Fitch and S&P Global Ratings both downgrading Tower to junk-rated BB-plus with negative outlooks on Oct. 30, citing strained finances stemming from the hospital acquisitions and cash flow challenges posed by the COVID-19 pandemic. S&P lowered its Tower rating by three notches from BBB-plus and Fitch dropped the health system’s debt by two levels from BBB.

Dan Berger, senior market strategist at Refinitiv’s Municipal Market Data, said there has been heavy trading activity on Tower debt since the credit downgrades, with the bonds selling at spreads between 279 and 300 basis points above the MMD triple-A scale. Spreads widened in April by 77 bps from February, which he said was likely tied to revenue pressures from restrictions on elective surgeries at the height of the pandemic. When the bonds sold in 2017, they had spreads of 81 bps, according to Berger.

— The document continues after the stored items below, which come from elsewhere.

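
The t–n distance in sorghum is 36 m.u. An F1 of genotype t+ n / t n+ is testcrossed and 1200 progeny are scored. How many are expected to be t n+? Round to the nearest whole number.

A map distance of 36 m.u. corresponds to a recombination frequency of 0.360.
The F1 is t+ n / t n+, so t n+ is a parental gamete class with expected frequency (1 − r)/2 = 0.640/2 = 0.3200.
Expected number = 0.3200 × 1200 = 384.00 ≈ 384.

384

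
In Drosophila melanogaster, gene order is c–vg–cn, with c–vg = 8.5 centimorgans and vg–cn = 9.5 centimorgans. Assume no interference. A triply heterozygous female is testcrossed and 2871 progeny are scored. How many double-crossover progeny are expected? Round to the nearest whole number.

23

Map distances give recombination frequencies of 0.085 and 0.095 for the two intervals.
With no interference, expected double-crossover frequency = 0.085 × 0.095 = 0.00808.
Expected number = 0.00808 × 2871 = 23.18 ≈ 23.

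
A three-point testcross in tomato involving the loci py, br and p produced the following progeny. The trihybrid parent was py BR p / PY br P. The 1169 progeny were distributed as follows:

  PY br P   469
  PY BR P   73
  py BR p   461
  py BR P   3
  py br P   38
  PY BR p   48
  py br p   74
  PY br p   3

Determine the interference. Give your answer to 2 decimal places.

The two rarest classes, py BR P and PY br p, are the double crossovers. Comparing them with the parentals, only the p allele has switched, so p is the middle locus and the order is py – p – br.
py–p: (86 + 6)/1169 = 0.0787; p–br: (147 + 6)/1169 = 0.1309.
Expected DCO frequency = 0.0787 × 0.1309 ≈ 0.01030; observed = 6/1169 ≈ 0.00513.
Coefficient of coincidence = 0.00513/0.01030 ≈ 0.50; interference = 1 − 0.50 = 0.50.

0.50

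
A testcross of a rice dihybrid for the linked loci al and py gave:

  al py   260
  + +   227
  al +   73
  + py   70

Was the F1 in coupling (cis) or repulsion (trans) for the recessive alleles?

The two most frequent classes are + + (227) and al py (260); these are the parental (non-recombinant) types.
So the F1 carried + + on one chromosome and al py on the other — the recessive alleles are on the same chromosome (cis / coupling).

cis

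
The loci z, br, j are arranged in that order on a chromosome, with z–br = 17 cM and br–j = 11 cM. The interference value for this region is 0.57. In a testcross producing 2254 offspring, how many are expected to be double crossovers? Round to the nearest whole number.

18

Map distances give recombination frequencies of 0.170 and 0.110 for the two intervals.
With interference 0.57 (so coincidence = 0.43), expected double-crossover frequency = 0.170 × 0.110 × 0.43 = 0.00804.
Expected number = 0.00804 × 2254 = 18.12 ≈ 18.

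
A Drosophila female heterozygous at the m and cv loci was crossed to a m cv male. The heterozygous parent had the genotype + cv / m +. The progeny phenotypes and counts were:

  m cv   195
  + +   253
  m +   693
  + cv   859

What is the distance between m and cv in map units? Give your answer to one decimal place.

22.4 map units

The recombinant classes are + + and m cv: 253 + 195 = 448.
Recombination frequency = 448/2000 = 0.2240 ≈ 22.4%, i.e. 22.4 map units.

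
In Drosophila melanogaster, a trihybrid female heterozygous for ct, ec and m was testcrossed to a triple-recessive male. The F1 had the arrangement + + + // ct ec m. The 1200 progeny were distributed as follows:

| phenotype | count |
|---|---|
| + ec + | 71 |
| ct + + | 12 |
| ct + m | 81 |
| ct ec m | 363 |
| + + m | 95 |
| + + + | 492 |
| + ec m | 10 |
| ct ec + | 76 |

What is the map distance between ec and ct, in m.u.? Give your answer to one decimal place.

The two rarest classes, ct + + and + ec m, are the double crossovers. Comparing them with the parentals, only the ct allele has switched, so ct is the middle locus and the order is m – ct – ec.
Crossovers in the ct–ec interval produce the single-crossover classes + ec + and ct + m (71 + 81 = 152) plus the double crossovers (22).
RF(ct–ec) = (152 + 22) / 1200 = 174/1200 = 0.1450 → 14.5 m.u.

14.5 m.u.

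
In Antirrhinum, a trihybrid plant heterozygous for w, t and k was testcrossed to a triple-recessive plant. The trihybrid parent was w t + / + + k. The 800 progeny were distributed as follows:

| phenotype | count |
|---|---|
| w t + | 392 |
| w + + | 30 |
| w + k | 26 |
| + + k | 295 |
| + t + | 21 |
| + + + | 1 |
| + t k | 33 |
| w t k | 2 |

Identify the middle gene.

The two rarest classes, w t k and + + +, are the double crossovers. Comparing them with the parentals, only the k allele has switched, so k is the middle locus and the order is w – k – t.

k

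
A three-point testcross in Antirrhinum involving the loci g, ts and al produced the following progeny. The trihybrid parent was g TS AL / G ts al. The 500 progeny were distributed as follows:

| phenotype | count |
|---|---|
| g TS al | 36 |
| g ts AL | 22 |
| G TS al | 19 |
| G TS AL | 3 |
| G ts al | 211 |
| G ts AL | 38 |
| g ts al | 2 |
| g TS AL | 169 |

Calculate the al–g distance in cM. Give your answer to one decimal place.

The two rarest classes, G TS AL and g ts al, are the double crossovers. Comparing them with the parentals, only the g allele has switched, so g is the middle locus and the order is al – g – ts.
Crossovers in the al–g interval produce the single-crossover classes g TS al and G ts AL (36 + 38 = 74) plus the double crossovers (5).
RF(al–g) = (74 + 5) / 500 = 79/500 = 0.1580 → 15.8 cM.

15.8 cM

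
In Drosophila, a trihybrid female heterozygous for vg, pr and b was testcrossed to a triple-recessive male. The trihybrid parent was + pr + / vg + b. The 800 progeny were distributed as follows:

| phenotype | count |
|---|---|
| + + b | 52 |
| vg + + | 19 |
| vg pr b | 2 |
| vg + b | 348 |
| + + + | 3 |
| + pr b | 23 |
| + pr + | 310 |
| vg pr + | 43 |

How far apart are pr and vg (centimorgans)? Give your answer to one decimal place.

12.5 centimorgans

The two rarest classes, + + + and vg pr b, are the double crossovers. Comparing them with the parentals, only the pr allele has switched, so pr is the middle locus and the order is vg – pr – b.
Crossovers in the vg–pr interval produce the single-crossover classes vg pr + and + + b (43 + 52 = 95) plus the double crossovers (5).
RF(vg–pr) = (95 + 5) / 800 = 100/800 = 0.1250 → 12.5 centimorgans.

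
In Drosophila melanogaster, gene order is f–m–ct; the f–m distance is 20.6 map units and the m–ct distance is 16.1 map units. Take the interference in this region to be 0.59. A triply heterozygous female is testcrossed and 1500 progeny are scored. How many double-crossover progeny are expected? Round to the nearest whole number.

Map distances give recombination frequencies of 0.206 and 0.161 for the two intervals.
With interference 0.59 (so coincidence = 0.41), expected double-crossover frequency = 0.206 × 0.161 × 0.41 = 0.01360.
Expected number = 0.01360 × 1500 = 20.40 ≈ 20.

20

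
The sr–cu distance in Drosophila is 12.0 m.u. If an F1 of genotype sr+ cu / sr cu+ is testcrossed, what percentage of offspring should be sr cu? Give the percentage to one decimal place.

A map distance of 12.0 m.u. corresponds to a recombination frequency of 0.120.
The F1 is sr+ cu / sr cu+, so sr cu is a recombinant gamete class with expected frequency r/2 = 0.120/2 = 0.0600.
That is 0.0600 = 6.0% of the progeny.

6.0%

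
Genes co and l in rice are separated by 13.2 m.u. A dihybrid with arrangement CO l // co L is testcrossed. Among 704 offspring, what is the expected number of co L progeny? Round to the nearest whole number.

A map distance of 13.2 m.u. corresponds to a recombination frequency of 0.132.
The F1 is CO l / co L, so co L is a parental gamete class with expected frequency (1 − r)/2 = 0.868/2 = 0.4340.
Expected number = 0.4340 × 704 = 305.54 ≈ 306.

306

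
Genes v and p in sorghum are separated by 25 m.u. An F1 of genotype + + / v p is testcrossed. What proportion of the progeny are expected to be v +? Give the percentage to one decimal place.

12.5%

A map distance of 25 m.u. corresponds to a recombination frequency of 0.250.
The F1 is + + / v p, so v + is a recombinant gamete class with expected frequency r/2 = 0.250/2 = 0.1250.
That is 0.1250 = 12.5% of the progeny.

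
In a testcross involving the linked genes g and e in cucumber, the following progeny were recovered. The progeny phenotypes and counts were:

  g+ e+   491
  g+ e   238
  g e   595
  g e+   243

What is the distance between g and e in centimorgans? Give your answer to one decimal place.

30.7 centimorgans

The two most frequent classes, g+ e+ (491) and g e (595), are the parental types, so the F1 was g+ e+ / g e.
The recombinant classes are g+ e and g e+: 238 + 243 = 481.
Recombination frequency = 481/1567 = 0.3070 ≈ 30.7%, i.e. 30.7 centimorgans.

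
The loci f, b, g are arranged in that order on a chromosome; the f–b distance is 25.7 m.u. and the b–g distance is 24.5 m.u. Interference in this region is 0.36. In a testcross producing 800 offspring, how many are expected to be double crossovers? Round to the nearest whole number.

32

Map distances give recombination frequencies of 0.257 and 0.245 for the two intervals.
With interference 0.36 (so coincidence = 0.64), expected double-crossover frequency = 0.257 × 0.245 × 0.64 = 0.04030.
Expected number = 0.04030 × 800 = 32.24 ≈ 32.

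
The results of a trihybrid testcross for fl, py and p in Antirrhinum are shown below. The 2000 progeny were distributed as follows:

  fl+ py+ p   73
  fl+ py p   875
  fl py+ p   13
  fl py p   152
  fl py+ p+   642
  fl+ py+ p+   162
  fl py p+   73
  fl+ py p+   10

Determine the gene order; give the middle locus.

p

The two most frequent reciprocal classes, fl py+ p+ and fl+ py p, are the parental types, so the F1 was fl py+ p+ / fl+ py p.
The two rarest classes, fl py+ p and fl+ py p+, are the double crossovers. Comparing them with the parentals, only the p allele has switched, so p is the middle locus and the order is py – p – fl.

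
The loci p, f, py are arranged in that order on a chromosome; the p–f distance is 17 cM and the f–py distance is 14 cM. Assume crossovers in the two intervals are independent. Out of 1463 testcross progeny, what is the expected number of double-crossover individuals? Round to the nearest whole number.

35

Map distances give recombination frequencies of 0.170 and 0.140 for the two intervals.
With no interference, expected double-crossover frequency = 0.170 × 0.140 = 0.02380.
Expected number = 0.02380 × 1463 = 34.82 ≈ 35.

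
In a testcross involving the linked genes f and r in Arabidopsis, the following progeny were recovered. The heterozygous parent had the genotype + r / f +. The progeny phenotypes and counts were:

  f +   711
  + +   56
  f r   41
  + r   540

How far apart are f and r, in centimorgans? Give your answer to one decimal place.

7.2 centimorgans

The recombinant classes are + + and f r: 56 + 41 = 97.
Recombination frequency = 97/1348 = 0.0720 ≈ 7.2%, i.e. 7.2 centimorgans.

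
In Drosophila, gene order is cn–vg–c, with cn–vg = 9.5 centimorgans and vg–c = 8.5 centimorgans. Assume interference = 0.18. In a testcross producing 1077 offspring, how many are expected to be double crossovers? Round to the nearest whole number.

7

Map distances give recombination frequencies of 0.095 and 0.085 for the two intervals.
With interference 0.18 (so coincidence = 0.82), expected double-crossover frequency = 0.095 × 0.085 × 0.82 = 0.00662.
Expected number = 0.00662 × 1077 = 7.13 ≈ 7.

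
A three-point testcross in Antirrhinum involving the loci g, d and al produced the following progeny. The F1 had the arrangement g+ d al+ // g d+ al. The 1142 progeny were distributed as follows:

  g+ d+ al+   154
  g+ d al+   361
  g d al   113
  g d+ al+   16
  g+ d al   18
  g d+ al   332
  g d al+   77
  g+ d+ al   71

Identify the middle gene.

al

The two rarest classes, g+ d al and g d+ al+, are the double crossovers. Comparing them with the parentals, only the al allele has switched, so al is the middle locus and the order is g – al – d.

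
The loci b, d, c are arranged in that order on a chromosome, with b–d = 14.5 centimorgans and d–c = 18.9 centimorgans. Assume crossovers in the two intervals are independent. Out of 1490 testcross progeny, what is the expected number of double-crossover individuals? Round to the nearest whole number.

Map distances give recombination frequencies of 0.145 and 0.189 for the two intervals.
With no interference, expected double-crossover frequency = 0.145 × 0.189 = 0.02740.
Expected number = 0.02740 × 1490 = 40.83 ≈ 41.

41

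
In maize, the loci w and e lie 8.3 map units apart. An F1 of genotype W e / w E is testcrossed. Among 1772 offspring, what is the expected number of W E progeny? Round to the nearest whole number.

74

A map distance of 8.3 map units corresponds to a recombination frequency of 0.083.
The F1 is W e / w E, so W E is a recombinant gamete class with expected frequency r/2 = 0.083/2 = 0.0415.
Expected number = 0.0415 × 1772 = 73.54 ≈ 74.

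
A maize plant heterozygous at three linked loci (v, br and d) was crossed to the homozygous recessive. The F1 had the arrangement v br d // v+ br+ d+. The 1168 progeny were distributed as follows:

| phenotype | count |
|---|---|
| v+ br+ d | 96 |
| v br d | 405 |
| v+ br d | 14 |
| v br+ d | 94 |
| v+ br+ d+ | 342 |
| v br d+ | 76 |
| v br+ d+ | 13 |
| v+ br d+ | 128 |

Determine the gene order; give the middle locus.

v

The two rarest classes, v+ br d and v br+ d+, are the double crossovers. Comparing them with the parentals, only the v allele has switched, so v is the middle locus and the order is br – v – d.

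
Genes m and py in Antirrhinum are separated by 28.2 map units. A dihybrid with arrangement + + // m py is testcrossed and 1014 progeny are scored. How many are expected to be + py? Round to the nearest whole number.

A map distance of 28.2 map units corresponds to a recombination frequency of 0.282.
The F1 is + + / m py, so + py is a recombinant gamete class with expected frequency r/2 = 0.282/2 = 0.1410.
Expected number = 0.1410 × 1014 = 142.97 ≈ 143.

143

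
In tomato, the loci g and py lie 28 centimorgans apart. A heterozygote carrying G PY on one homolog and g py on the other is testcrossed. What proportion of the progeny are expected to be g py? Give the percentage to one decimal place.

36.0%

A map distance of 28 centimorgans corresponds to a recombination frequency of 0.280.
The F1 is G PY / g py, so g py is a parental gamete class with expected frequency (1 − r)/2 = 0.720/2 = 0.3600.
That is 0.3600 = 36.0% of the progeny.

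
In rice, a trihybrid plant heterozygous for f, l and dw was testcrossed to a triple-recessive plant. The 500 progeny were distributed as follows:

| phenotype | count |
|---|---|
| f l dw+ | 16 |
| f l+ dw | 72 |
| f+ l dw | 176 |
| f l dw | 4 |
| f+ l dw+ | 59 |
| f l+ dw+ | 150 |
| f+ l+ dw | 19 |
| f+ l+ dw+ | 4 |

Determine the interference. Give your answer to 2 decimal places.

The two most frequent reciprocal classes, f+ l dw and f l+ dw+, are the parental types, so the F1 was f+ l dw / f l+ dw+.
The two rarest classes, f l dw and f+ l+ dw+, are the double crossovers. Comparing them with the parentals, only the f allele has switched, so f is the middle locus and the order is l – f – dw.
l–f: (35 + 8)/500 = 0.0860; f–dw: (131 + 8)/500 = 0.2780.
Expected DCO frequency = 0.0860 × 0.2780 ≈ 0.02391; observed = 8/500 ≈ 0.01600.
Coefficient of coincidence = 0.01600/0.02391 ≈ 0.67; interference = 1 − 0.67 = 0.33.

0.33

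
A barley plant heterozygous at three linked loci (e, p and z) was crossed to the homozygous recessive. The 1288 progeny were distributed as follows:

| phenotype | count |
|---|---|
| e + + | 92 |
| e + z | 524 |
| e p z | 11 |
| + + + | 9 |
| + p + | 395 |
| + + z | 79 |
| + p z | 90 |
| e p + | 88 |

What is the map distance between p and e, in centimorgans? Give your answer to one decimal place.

The two most frequent reciprocal classes, + p + and e + z, are the parental types, so the F1 was + p + / e + z.
The two rarest classes, + + + and e p z, are the double crossovers. Comparing them with the parentals, only the p allele has switched, so p is the middle locus and the order is e – p – z.
Crossovers in the e–p interval produce the single-crossover classes e p + and + + z (88 + 79 = 167) plus the double crossovers (20).
RF(e–p) = (167 + 20) / 1288 = 187/1288 = 0.1452 → 14.5 centimorgans.

14.5 centimorgans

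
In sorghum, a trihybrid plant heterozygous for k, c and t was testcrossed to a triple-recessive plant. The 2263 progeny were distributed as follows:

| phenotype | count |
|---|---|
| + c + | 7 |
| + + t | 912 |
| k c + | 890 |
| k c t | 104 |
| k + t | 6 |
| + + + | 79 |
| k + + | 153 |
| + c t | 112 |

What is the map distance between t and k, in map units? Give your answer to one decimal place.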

S&P credit analyst Kenneth Gacka said it is important for Tower to explore selling some of its community hospital balance sheet since none of the acquired facilities have proven to be financially viable. Expanding Tower’s footprint put the health system in a weaker position entering the current health crisis and it now faces “a difficult path to recovery” since hospital volumes have yet to return to pre-pandemic levels, he said. “They need to look at all options available to them from divesting them or repurposing those assets.”

Fitch’s Holloran said selling assets in the near future may be necessary given Tower’s financial headwinds caused by risky acquisitions that were compounded this year when the COVID-19 pandemic further hammered the health system’s finances. Tower is still facing significant operational losses in fiscal 2021 despite staffing reductions and receiving $98 million in federal stimulus grant funding to help offset revenue losses, he said.

“If they discover it is going to take a long time to round the corner, they probably will look more at selling,” Holloran said. “Even if they have trouble selling, just shutting them down would give them addition by subtraction.”